I am a veteran of the K-12 textbook industry. I assure you that it’s the primary goal of textbook publishers to sell books, not to indoctrinate anybody. And usually they bend over backward trying to accommodate what state textbook adoption committees want, even if the editorial staff grumbles about it.
But it’s also the case that textbook series are expensive things. They are supposed to be visually appealing, meaning they have lots of pretty color illustrations, usually on every spread (two facing pages). Spreads with just type are to be avoided. But this is expensive, and a lot of the cost happens in the printing set up, or prepress, phase. That cost is the same whether you are printing 10 books or 100,000 books. So, obviously, the per unit cost goes down the more identical books you can print and sell.
It’s also the case that there are new printing technologies that allow for small-batch printing of books with color illustrations at lower cost, but I don’t know where the industry is with that. It’s possible smaller publishers who aren’t going for nationwide sales would be better positioned to produce boutique books to order.
Anyway, for this reason, publishers don’t want to publish 50 wildly different editions of the same series. Ideally, they can publish textbooks that are innocuous enough to not push the buttons of anyone on a textbook committee. If one state insists on something that would be a poison pill elsewhere, ideally this can be accommodated by minor text tweaks that don’t require changing the illustrations, which reduces prepress costs somewhat. What they don’t want to do is develop a math textbook for one state that is based on an entirely different approach to math teaching than what is commonly used elsewhere.

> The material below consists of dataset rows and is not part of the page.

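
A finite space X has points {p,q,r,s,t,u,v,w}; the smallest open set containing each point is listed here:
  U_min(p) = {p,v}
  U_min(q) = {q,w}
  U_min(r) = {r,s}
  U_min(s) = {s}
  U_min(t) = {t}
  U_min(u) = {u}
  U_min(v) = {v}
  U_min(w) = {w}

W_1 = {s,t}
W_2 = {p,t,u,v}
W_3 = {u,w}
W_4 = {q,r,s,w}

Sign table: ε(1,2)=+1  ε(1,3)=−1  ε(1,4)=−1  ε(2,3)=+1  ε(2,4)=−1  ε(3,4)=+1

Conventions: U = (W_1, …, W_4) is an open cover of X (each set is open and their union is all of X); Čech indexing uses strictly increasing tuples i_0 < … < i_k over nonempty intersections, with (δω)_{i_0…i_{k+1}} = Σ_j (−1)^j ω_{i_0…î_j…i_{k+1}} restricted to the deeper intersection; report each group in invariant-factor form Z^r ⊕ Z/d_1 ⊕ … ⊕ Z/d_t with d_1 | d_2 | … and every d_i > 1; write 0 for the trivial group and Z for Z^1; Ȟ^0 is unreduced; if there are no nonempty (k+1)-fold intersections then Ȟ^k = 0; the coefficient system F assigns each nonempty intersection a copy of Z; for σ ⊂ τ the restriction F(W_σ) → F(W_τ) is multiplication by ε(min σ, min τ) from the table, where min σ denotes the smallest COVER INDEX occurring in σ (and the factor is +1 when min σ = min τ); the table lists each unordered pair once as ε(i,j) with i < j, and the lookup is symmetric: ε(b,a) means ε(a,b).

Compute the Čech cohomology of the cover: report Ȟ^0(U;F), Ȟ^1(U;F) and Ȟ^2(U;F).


Ȟ^0 = 0, Ȟ^1 = Z/2 and Ȟ^2 = 0

cover nerve:
  W12={t} W14={s} W23={u} W34={w}
C dims 4,4; δ0: rk 4, SNF 1^3·2
Ȟ^0: (4−4)−0=0 ⇒ 0
Ȟ^1: (4−0)−4=0 plus torsion [2] ⇒ Z/2
Ȟ^2: (0−0)−0=0 ⇒ 0


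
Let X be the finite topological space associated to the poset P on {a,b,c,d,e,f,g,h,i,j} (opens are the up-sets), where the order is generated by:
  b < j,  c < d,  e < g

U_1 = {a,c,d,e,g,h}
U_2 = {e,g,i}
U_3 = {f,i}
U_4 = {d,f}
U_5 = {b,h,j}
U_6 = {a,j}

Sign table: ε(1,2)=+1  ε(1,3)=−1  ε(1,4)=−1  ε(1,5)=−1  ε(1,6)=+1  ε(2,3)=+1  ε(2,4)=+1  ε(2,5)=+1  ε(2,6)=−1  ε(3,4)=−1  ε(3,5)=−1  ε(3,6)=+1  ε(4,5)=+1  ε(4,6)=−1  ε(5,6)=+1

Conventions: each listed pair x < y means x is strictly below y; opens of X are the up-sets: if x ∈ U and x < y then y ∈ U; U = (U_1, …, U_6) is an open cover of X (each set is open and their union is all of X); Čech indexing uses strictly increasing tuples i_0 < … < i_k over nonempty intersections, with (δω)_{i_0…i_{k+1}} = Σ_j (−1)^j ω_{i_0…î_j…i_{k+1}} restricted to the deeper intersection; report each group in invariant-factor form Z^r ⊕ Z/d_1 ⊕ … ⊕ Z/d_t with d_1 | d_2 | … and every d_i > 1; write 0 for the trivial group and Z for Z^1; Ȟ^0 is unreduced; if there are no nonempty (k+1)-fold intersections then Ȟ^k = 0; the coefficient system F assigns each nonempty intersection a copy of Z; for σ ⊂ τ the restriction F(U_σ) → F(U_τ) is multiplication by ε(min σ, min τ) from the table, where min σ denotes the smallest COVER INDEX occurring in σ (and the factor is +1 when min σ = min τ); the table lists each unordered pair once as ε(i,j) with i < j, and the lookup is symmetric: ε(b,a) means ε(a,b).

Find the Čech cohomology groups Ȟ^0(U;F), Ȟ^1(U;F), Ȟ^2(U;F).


Ȟ^0 ≅ 0, Ȟ^1 ≅ Z ⊕ Z/2, Ȟ^2 ≅ 0

cover nerve:
  U12={e,g} U14={d} U15={h} U16={a} U23={i} U34={f} U56={j}
C dims 6,7; δ0: rk 6, SNF 1^5·2
Ȟ^0: (6−6)−0=0 ⇒ 0
Ȟ^1: (7−0)−6=1 plus torsion [2] ⇒ Z ⊕ Z/2
Ȟ^2: (0−0)−0=0 ⇒ 0


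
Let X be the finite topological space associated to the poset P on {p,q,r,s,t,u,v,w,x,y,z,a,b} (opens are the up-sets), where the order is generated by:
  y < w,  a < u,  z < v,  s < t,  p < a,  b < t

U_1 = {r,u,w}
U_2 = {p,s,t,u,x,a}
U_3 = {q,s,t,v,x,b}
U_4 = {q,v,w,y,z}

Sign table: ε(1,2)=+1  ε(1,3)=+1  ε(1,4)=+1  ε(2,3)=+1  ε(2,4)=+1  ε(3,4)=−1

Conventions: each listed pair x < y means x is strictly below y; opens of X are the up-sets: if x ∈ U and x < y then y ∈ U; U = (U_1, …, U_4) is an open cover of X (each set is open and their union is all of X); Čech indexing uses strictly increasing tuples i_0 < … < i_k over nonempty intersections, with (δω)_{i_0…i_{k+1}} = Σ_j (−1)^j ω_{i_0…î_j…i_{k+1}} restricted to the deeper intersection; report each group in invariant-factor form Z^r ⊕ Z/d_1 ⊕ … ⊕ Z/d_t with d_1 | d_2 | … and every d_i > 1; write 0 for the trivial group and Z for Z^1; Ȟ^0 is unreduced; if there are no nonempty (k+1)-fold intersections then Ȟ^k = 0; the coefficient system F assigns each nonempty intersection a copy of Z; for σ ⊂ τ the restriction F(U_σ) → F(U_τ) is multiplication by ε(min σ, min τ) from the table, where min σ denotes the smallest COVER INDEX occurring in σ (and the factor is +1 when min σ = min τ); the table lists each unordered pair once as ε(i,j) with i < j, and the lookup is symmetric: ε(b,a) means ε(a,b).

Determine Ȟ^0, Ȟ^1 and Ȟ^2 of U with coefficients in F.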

Of course, I really, really wanted to know which textbook publishers were rejected, but I couldn’t find that information. On the list of publishers accepted, the only names I recognized were Houghton Mifflin Harcourt and McGraw Hill, for whom I worked for a while to produce a math K-12 series, ca. 2003-2004. Two of the big shots of the industry that don’t seem to be represented are Pearson and Scholastic. I’d love to know if they were rejected or just decided to not bother.
What could be in a math textbook that would promote critical race theory and other “prohibited” subjects? Though the department described the textbook review process as “transparent,” it did not mention which textbooks had been rejected or cite examples from the offending passages.
“It seems that some publishers attempted to slap a coat of paint on an old house built on the foundation of Common Core, and indoctrinating concepts like race essentialism, especially, bizarrely, for elementary school students,” Florida Gov. Ron DeSantis (R) was quoted as saying in the announcement.
What “race essentialism”? Especially in K-5 textbooks? The only way race was ever represented in any math textbook series I worked on was in the illustrations, which back in my day were required to depict children of all races and not just white ones. Did DeSantis see photos of black and brown children in the textbooks and freak out?
Florida’s education department also mentioned that some of the textbooks were linked to Common Core, a reference to the Common Core State Standards that Florida and most other states adopted more than a dozen years ago. The standards have since been replaced in a number of states, including Florida, which has seen a succession of different content standards over the last dozen years.
The BEST standards were adopted two years ago, when even Jacob Oliva, who is Florida’s chancellor for the Education Department’s division of public schools, acknowledged that some of the new standards were similar to Common Core. [Florida commissioner of education Richard] Corcoran said that wasn’t true.
Maybe 2 + 2 no longer equals 4 in Florida. Who knows?